His ability to connect with people served Mr. Uhl very well. It was obvious that people liked him wherever he went.
I learned of Simon’s respect for the feelings of his fellow man from members of the generation of soldiers and sailors who had fought in the Pacific theater during WWII. By the end of the war, he had a very high-ranking staff position with an admiral on the West coast, and as our fighting men returned from the Pacific theater, it was no coincidence that Somerset Countians were singled out for royal treatment when they arrived back on American soil. Most of these soldiers and sailors didn’t know Si before this but they never forgot the fact that he appreciated them for what they had done and where they were from.
Mr. Uhl had a very strong interest in the outside world and remained engaged in public affairs, the stock market and all sorts of other things throughout his entire life. I can picture him arriving for Saturday lunch at the Country Club with his buddies with the Wall Street Journal tucked under his arm. He used to say he had to check to see if his stocks were up to know if he could afford to buy soup with his sandwich that day.
He enjoyed all sorts of activities. I will never forget seeing him and Bob Critchfield on their mopeds scooting all over Somerset County. Simon had to be 80 years old. They were the world’s most civilized motorcycle gang.
One way the dictionary defines respect is “due regard” to the feelings and thoughts of others. I think this is the reason why he was so easy to meet and know and appreciate. He easily found a way to connect with people and show an appreciation for what interested them. Once he had that connection, he had something to talk to you about whenever he saw you. There was always an acknowledgment of your presence, a wave or a salute, to let you know he knew you were around.
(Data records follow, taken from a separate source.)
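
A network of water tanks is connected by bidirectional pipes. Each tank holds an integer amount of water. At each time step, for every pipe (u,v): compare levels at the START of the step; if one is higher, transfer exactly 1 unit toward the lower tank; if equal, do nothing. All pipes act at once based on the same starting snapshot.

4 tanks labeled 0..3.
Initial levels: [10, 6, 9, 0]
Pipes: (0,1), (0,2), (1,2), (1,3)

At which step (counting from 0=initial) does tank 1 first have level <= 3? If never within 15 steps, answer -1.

Step 1: flows [0->1,0->2,2->1,1->3] -> levels [8 7 9 1]
Step 2: flows [0->1,2->0,2->1,1->3] -> levels [8 8 7 2]
Step 3: flows [0=1,0->2,1->2,1->3] -> levels [7 6 9 3]
Step 4: flows [0->1,2->0,2->1,1->3] -> levels [7 7 7 4]
Step 5: flows [0=1,0=2,1=2,1->3] -> levels [7 6 7 5]
Step 6: flows [0->1,0=2,2->1,1->3] -> levels [6 7 6 6]
Step 7: flows [1->0,0=2,1->2,1->3] -> levels [7 4 7 7]
Step 8: flows [0->1,0=2,2->1,3->1] -> levels [6 7 6 6]
  -> period-2 cycle (repeats step 6); tank 1 never drops to <=3
Tank 1 never reaches <=3 within 15 steps

Answer: -1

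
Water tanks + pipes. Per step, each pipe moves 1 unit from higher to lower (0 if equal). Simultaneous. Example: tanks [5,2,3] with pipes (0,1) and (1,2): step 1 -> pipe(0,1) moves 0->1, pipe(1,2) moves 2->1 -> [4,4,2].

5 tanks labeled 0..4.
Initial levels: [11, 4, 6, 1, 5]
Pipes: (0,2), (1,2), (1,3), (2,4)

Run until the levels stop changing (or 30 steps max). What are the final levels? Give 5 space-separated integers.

Answer: 5 4 7 6 5

Derivation:
Step 1: flows [0->2,2->1,1->3,2->4] -> levels [10 4 5 2 6]
Step 2: flows [0->2,2->1,1->3,4->2] -> levels [9 4 6 3 5]
Step 3: flows [0->2,2->1,1->3,2->4] -> levels [8 4 5 4 6]
Step 4: flows [0->2,2->1,1=3,4->2] -> levels [7 5 6 4 5]
Step 5: flows [0->2,2->1,1->3,2->4] -> levels [6 5 5 5 6]
Step 6: flows [0->2,1=2,1=3,4->2] -> levels [5 5 7 5 5]
Step 7: flows [2->0,2->1,1=3,2->4] -> levels [6 6 4 5 6]
Step 8: flows [0->2,1->2,1->3,4->2] -> levels [5 4 7 6 5]
Step 9: flows [2->0,2->1,3->1,2->4] -> levels [6 6 4 5 6]
  -> period-2 cycle: step 9 state = step 7 state; never stabilizes
  -> state at step 30: (30-7) mod 2 = 1, same as step 8 -> [5 4 7 6 5]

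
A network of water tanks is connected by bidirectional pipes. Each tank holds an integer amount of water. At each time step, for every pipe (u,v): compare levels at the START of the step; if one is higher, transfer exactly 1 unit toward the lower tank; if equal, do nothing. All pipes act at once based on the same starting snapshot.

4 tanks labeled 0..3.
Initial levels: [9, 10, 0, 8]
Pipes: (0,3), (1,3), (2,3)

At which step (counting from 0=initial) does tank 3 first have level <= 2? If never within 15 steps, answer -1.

Answer: -1

Derivation:
Step 1: flows [0->3,1->3,3->2] -> levels [8 9 1 9]
Step 2: flows [3->0,1=3,3->2] -> levels [9 9 2 7]
Step 3: flows [0->3,1->3,3->2] -> levels [8 8 3 8]
Step 4: flows [0=3,1=3,3->2] -> levels [8 8 4 7]
Step 5: flows [0->3,1->3,3->2] -> levels [7 7 5 8]
Step 6: flows [3->0,3->1,3->2] -> levels [8 8 6 5]
Step 7: flows [0->3,1->3,2->3] -> levels [7 7 5 8]
  -> period-2 cycle (repeats step 5); tank 3 never drops to <=2
Tank 3 never reaches <=2 within 15 steps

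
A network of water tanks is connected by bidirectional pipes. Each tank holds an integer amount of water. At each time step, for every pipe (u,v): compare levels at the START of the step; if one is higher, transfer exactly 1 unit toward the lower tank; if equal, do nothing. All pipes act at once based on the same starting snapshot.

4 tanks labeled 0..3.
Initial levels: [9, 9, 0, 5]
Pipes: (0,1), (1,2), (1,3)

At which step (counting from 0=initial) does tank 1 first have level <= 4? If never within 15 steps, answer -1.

Step 1: flows [0=1,1->2,1->3] -> levels [9 7 1 6]
Step 2: flows [0->1,1->2,1->3] -> levels [8 6 2 7]
Step 3: flows [0->1,1->2,3->1] -> levels [7 7 3 6]
Step 4: flows [0=1,1->2,1->3] -> levels [7 5 4 7]
Step 5: flows [0->1,1->2,3->1] -> levels [6 6 5 6]
Step 6: flows [0=1,1->2,1=3] -> levels [6 5 6 6]
Step 7: flows [0->1,2->1,3->1] -> levels [5 8 5 5]
Step 8: flows [1->0,1->2,1->3] -> levels [6 5 6 6]
  -> period-2 cycle (repeats step 6); tank 1 never drops to <=4
Tank 1 never reaches <=4 within 15 steps

Answer: -1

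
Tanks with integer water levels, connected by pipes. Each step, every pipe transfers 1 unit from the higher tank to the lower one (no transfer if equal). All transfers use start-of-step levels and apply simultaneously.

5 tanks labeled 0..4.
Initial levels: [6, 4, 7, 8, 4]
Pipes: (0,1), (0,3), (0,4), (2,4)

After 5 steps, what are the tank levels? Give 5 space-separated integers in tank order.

Step 1: flows [0->1,3->0,0->4,2->4] -> levels [5 5 6 7 6]
Step 2: flows [0=1,3->0,4->0,2=4] -> levels [7 5 6 6 5]
Step 3: flows [0->1,0->3,0->4,2->4] -> levels [4 6 5 7 7]
Step 4: flows [1->0,3->0,4->0,4->2] -> levels [7 5 6 6 5]
  -> period-2 cycle: step 4 state = step 2 state
  -> state at step 5: (5-2) mod 2 = 1, same as step 3 -> [4 6 5 7 7]

Answer: 4 6 5 7 7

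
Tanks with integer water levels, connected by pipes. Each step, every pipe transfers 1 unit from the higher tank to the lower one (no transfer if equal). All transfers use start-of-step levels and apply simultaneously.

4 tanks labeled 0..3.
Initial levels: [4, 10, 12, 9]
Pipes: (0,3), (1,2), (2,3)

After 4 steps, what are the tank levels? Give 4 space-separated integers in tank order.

Answer: 8 9 10 8

Derivation:
Step 1: flows [3->0,2->1,2->3] -> levels [5 11 10 9]
Step 2: flows [3->0,1->2,2->3] -> levels [6 10 10 9]
Step 3: flows [3->0,1=2,2->3] -> levels [7 10 9 9]
Step 4: flows [3->0,1->2,2=3] -> levels [8 9 10 8]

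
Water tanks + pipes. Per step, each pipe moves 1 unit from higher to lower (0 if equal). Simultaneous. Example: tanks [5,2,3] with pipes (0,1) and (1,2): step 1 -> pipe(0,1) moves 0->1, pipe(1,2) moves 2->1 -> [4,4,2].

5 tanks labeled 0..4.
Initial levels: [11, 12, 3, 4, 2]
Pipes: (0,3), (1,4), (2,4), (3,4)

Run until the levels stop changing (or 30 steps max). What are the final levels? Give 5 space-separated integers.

Answer: 7 6 6 5 8

Derivation:
Step 1: flows [0->3,1->4,2->4,3->4] -> levels [10 11 2 4 5]
Step 2: flows [0->3,1->4,4->2,4->3] -> levels [9 10 3 6 4]
Step 3: flows [0->3,1->4,4->2,3->4] -> levels [8 9 4 6 5]
Step 4: flows [0->3,1->4,4->2,3->4] -> levels [7 8 5 6 6]
Step 5: flows [0->3,1->4,4->2,3=4] -> levels [6 7 6 7 6]
Step 6: flows [3->0,1->4,2=4,3->4] -> levels [7 6 6 5 8]
Step 7: flows [0->3,4->1,4->2,4->3] -> levels [6 7 7 7 5]
Step 8: flows [3->0,1->4,2->4,3->4] -> levels [7 6 6 5 8]
  -> period-2 cycle: step 8 state = step 6 state; never stabilizes
  -> state at step 30: (30-6) mod 2 = 0, same as step 6 -> [7 6 6 5 8]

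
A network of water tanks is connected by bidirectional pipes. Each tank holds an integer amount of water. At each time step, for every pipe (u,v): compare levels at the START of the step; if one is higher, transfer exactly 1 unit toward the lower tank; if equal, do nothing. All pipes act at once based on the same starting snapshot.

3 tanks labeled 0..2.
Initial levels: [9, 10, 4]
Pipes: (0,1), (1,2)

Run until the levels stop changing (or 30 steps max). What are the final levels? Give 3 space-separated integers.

Answer: 8 7 8

Derivation:
Step 1: flows [1->0,1->2] -> levels [10 8 5]
Step 2: flows [0->1,1->2] -> levels [9 8 6]
Step 3: flows [0->1,1->2] -> levels [8 8 7]
Step 4: flows [0=1,1->2] -> levels [8 7 8]
Step 5: flows [0->1,2->1] -> levels [7 9 7]
Step 6: flows [1->0,1->2] -> levels [8 7 8]
  -> period-2 cycle: step 6 state = step 4 state; never stabilizes
  -> state at step 30: (30-4) mod 2 = 0, same as step 4 -> [8 7 8]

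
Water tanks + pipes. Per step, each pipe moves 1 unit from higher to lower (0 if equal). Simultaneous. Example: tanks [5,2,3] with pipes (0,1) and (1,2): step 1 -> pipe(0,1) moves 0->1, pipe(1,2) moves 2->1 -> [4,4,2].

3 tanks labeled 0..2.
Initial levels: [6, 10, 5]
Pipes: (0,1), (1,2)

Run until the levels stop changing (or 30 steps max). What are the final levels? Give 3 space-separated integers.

Step 1: flows [1->0,1->2] -> levels [7 8 6]
Step 2: flows [1->0,1->2] -> levels [8 6 7]
Step 3: flows [0->1,2->1] -> levels [7 8 6]
  -> period-2 cycle: step 3 state = step 1 state; never stabilizes
  -> state at step 30: (30-1) mod 2 = 1, same as step 2 -> [8 6 7]

Answer: 8 6 7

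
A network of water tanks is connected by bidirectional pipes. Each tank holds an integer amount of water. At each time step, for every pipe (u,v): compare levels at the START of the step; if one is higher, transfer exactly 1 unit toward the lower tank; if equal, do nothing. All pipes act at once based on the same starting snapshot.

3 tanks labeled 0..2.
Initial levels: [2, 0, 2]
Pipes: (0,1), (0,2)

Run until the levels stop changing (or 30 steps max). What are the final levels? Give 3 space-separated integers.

Step 1: flows [0->1,0=2] -> levels [1 1 2]
Step 2: flows [0=1,2->0] -> levels [2 1 1]
Step 3: flows [0->1,0->2] -> levels [0 2 2]
Step 4: flows [1->0,2->0] -> levels [2 1 1]
  -> period-2 cycle: step 4 state = step 2 state; never stabilizes
  -> state at step 30: (30-2) mod 2 = 0, same as step 2 -> [2 1 1]

Answer: 2 1 1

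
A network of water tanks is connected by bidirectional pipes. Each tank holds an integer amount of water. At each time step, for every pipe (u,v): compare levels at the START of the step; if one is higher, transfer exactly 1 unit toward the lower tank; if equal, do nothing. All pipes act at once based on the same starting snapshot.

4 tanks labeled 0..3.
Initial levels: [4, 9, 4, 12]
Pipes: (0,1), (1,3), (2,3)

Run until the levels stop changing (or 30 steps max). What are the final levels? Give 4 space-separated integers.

Step 1: flows [1->0,3->1,3->2] -> levels [5 9 5 10]
Step 2: flows [1->0,3->1,3->2] -> levels [6 9 6 8]
Step 3: flows [1->0,1->3,3->2] -> levels [7 7 7 8]
Step 4: flows [0=1,3->1,3->2] -> levels [7 8 8 6]
Step 5: flows [1->0,1->3,2->3] -> levels [8 6 7 8]
Step 6: flows [0->1,3->1,3->2] -> levels [7 8 8 6]
  -> period-2 cycle: step 6 state = step 4 state; never stabilizes
  -> state at step 30: (30-4) mod 2 = 0, same as step 4 -> [7 8 8 6]

Answer: 7 8 8 6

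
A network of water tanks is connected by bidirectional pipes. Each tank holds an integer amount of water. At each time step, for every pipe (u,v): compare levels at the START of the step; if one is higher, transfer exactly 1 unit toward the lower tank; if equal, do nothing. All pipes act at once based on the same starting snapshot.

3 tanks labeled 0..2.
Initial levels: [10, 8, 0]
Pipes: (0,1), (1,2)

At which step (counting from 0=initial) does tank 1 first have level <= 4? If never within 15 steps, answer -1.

Step 1: flows [0->1,1->2] -> levels [9 8 1]
Step 2: flows [0->1,1->2] -> levels [8 8 2]
Step 3: flows [0=1,1->2] -> levels [8 7 3]
Step 4: flows [0->1,1->2] -> levels [7 7 4]
Step 5: flows [0=1,1->2] -> levels [7 6 5]
Step 6: flows [0->1,1->2] -> levels [6 6 6]
Step 7: flows [0=1,1=2] -> levels [6 6 6]
  -> stable; tank 1 stays at 6 > 4
Tank 1 never reaches <=4 within 15 steps

Answer: -1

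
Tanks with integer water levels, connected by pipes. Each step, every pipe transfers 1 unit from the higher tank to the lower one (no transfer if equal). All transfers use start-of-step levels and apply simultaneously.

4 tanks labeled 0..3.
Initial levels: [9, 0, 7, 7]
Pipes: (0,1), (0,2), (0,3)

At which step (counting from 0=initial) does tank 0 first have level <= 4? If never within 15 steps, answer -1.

Step 1: flows [0->1,0->2,0->3] -> levels [6 1 8 8]
Step 2: flows [0->1,2->0,3->0] -> levels [7 2 7 7]
Step 3: flows [0->1,0=2,0=3] -> levels [6 3 7 7]
Step 4: flows [0->1,2->0,3->0] -> levels [7 4 6 6]
Step 5: flows [0->1,0->2,0->3] -> levels [4 5 7 7]
Tank 0 first reaches <=4 at step 5

Answer: 5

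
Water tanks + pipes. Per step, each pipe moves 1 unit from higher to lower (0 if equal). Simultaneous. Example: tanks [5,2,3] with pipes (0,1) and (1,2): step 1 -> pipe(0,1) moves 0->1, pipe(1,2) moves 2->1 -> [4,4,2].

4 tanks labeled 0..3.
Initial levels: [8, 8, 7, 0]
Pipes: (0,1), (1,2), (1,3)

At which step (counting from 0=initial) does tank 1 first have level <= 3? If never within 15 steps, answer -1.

Step 1: flows [0=1,1->2,1->3] -> levels [8 6 8 1]
Step 2: flows [0->1,2->1,1->3] -> levels [7 7 7 2]
Step 3: flows [0=1,1=2,1->3] -> levels [7 6 7 3]
Step 4: flows [0->1,2->1,1->3] -> levels [6 7 6 4]
Step 5: flows [1->0,1->2,1->3] -> levels [7 4 7 5]
Step 6: flows [0->1,2->1,3->1] -> levels [6 7 6 4]
  -> period-2 cycle (repeats step 4); tank 1 never drops to <=3
Tank 1 never reaches <=3 within 15 steps

Answer: -1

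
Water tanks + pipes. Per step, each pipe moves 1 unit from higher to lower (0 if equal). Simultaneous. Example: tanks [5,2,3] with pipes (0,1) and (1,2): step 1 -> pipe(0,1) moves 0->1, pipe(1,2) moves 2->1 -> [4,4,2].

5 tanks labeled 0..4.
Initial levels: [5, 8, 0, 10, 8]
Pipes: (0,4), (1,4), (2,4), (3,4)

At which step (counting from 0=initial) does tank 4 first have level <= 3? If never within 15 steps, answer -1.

Step 1: flows [4->0,1=4,4->2,3->4] -> levels [6 8 1 9 7]
Step 2: flows [4->0,1->4,4->2,3->4] -> levels [7 7 2 8 7]
Step 3: flows [0=4,1=4,4->2,3->4] -> levels [7 7 3 7 7]
Step 4: flows [0=4,1=4,4->2,3=4] -> levels [7 7 4 7 6]
Step 5: flows [0->4,1->4,4->2,3->4] -> levels [6 6 5 6 8]
Step 6: flows [4->0,4->1,4->2,4->3] -> levels [7 7 6 7 4]
Step 7: flows [0->4,1->4,2->4,3->4] -> levels [6 6 5 6 8]
  -> period-2 cycle (repeats step 5); tank 4 never drops to <=3
Tank 4 never reaches <=3 within 15 steps

Answer: -1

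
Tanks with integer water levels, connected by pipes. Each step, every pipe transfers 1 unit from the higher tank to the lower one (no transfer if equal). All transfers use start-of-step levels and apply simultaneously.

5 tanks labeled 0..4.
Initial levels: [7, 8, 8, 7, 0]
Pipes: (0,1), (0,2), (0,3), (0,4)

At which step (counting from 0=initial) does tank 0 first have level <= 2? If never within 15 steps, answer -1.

Answer: -1

Derivation:
Step 1: flows [1->0,2->0,0=3,0->4] -> levels [8 7 7 7 1]
Step 2: flows [0->1,0->2,0->3,0->4] -> levels [4 8 8 8 2]
Step 3: flows [1->0,2->0,3->0,0->4] -> levels [6 7 7 7 3]
Step 4: flows [1->0,2->0,3->0,0->4] -> levels [8 6 6 6 4]
Step 5: flows [0->1,0->2,0->3,0->4] -> levels [4 7 7 7 5]
Step 6: flows [1->0,2->0,3->0,4->0] -> levels [8 6 6 6 4]
  -> period-2 cycle (repeats step 4); tank 0 never drops to <=2
Tank 0 never reaches <=2 within 15 steps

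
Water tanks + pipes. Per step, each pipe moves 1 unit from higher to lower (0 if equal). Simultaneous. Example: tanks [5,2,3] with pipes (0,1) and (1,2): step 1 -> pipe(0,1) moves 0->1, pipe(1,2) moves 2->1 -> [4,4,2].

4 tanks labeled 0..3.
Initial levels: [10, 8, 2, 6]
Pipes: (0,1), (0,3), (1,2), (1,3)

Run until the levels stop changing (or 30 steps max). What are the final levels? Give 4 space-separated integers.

Step 1: flows [0->1,0->3,1->2,1->3] -> levels [8 7 3 8]
Step 2: flows [0->1,0=3,1->2,3->1] -> levels [7 8 4 7]
Step 3: flows [1->0,0=3,1->2,1->3] -> levels [8 5 5 8]
Step 4: flows [0->1,0=3,1=2,3->1] -> levels [7 7 5 7]
Step 5: flows [0=1,0=3,1->2,1=3] -> levels [7 6 6 7]
Step 6: flows [0->1,0=3,1=2,3->1] -> levels [6 8 6 6]
Step 7: flows [1->0,0=3,1->2,1->3] -> levels [7 5 7 7]
Step 8: flows [0->1,0=3,2->1,3->1] -> levels [6 8 6 6]
  -> period-2 cycle: step 8 state = step 6 state; never stabilizes
  -> state at step 30: (30-6) mod 2 = 0, same as step 6 -> [6 8 6 6]

Answer: 6 8 6 6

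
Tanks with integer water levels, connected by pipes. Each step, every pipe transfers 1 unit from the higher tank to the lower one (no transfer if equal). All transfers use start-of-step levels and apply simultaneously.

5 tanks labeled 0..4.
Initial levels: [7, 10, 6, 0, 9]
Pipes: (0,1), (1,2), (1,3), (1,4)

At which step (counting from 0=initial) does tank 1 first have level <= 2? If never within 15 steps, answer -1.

Answer: -1

Derivation:
Step 1: flows [1->0,1->2,1->3,1->4] -> levels [8 6 7 1 10]
Step 2: flows [0->1,2->1,1->3,4->1] -> levels [7 8 6 2 9]
Step 3: flows [1->0,1->2,1->3,4->1] -> levels [8 6 7 3 8]
Step 4: flows [0->1,2->1,1->3,4->1] -> levels [7 8 6 4 7]
Step 5: flows [1->0,1->2,1->3,1->4] -> levels [8 4 7 5 8]
Step 6: flows [0->1,2->1,3->1,4->1] -> levels [7 8 6 4 7]
  -> period-2 cycle (repeats step 4); tank 1 never drops to <=2
Tank 1 never reaches <=2 within 15 steps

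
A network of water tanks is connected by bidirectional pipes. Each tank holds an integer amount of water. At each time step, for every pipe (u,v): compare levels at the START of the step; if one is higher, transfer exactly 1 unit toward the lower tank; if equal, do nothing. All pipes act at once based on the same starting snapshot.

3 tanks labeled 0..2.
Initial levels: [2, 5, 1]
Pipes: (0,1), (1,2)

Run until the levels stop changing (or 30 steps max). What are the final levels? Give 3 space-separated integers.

Step 1: flows [1->0,1->2] -> levels [3 3 2]
Step 2: flows [0=1,1->2] -> levels [3 2 3]
Step 3: flows [0->1,2->1] -> levels [2 4 2]
Step 4: flows [1->0,1->2] -> levels [3 2 3]
  -> period-2 cycle: step 4 state = step 2 state; never stabilizes
  -> state at step 30: (30-2) mod 2 = 0, same as step 2 -> [3 2 3]

Answer: 3 2 3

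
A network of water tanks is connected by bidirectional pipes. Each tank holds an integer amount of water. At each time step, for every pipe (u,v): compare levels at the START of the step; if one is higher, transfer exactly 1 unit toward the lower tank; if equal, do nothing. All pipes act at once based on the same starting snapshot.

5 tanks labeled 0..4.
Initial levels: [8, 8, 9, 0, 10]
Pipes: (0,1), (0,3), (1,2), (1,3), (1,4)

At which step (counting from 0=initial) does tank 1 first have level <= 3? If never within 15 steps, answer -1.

Answer: -1

Derivation:
Step 1: flows [0=1,0->3,2->1,1->3,4->1] -> levels [7 9 8 2 9]
Step 2: flows [1->0,0->3,1->2,1->3,1=4] -> levels [7 6 9 4 9]
Step 3: flows [0->1,0->3,2->1,1->3,4->1] -> levels [5 8 8 6 8]
Step 4: flows [1->0,3->0,1=2,1->3,1=4] -> levels [7 6 8 6 8]
Step 5: flows [0->1,0->3,2->1,1=3,4->1] -> levels [5 9 7 7 7]
Step 6: flows [1->0,3->0,1->2,1->3,1->4] -> levels [7 5 8 7 8]
Step 7: flows [0->1,0=3,2->1,3->1,4->1] -> levels [6 9 7 6 7]
Step 8: flows [1->0,0=3,1->2,1->3,1->4] -> levels [7 5 8 7 8]
  -> period-2 cycle (repeats step 6); tank 1 never drops to <=3
Tank 1 never reaches <=3 within 15 steps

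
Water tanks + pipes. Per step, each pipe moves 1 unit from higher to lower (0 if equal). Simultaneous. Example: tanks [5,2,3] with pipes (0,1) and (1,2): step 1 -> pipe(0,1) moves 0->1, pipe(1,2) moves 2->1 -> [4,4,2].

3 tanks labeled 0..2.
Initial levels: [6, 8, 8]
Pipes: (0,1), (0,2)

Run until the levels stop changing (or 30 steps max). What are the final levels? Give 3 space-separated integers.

Answer: 6 8 8

Derivation:
Step 1: flows [1->0,2->0] -> levels [8 7 7]
Step 2: flows [0->1,0->2] -> levels [6 8 8]
  -> period-2 cycle: step 2 state = step 0 state; never stabilizes
  -> state at step 30: (30-0) mod 2 = 0, same as step 0 -> [6 8 8]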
It is fitting that we are implementing a bequest in his Will today in dedicating the attorneys’ meeting room here in the Courthouse. Simon’s generous bequest, in the memory of his father and mentor Charles F. Uhl, was drafted many years before the Supreme Court’s Code and was intended to be used to “promote professionalism, civility and education” among and for the members of the Somerset County Bar Association. It has taken several years but the actual planning and execution of this project have provided a process and opportunity for the members of the Bar to work together cooperatively for a common goal with due regard for Simon’s wishes. He would be pleased to know it was all done with civility. We have a dignified, comfortable place where lawyers can meet, use the video facilities for education, and go about the business of being professionals. Future generations of lawyers will be reminded of the proud legacy of this great family every time they meet in this room.
Another meaning for the word ‘respect’ is “great admiration,” which is something we all share for Simon Uhl.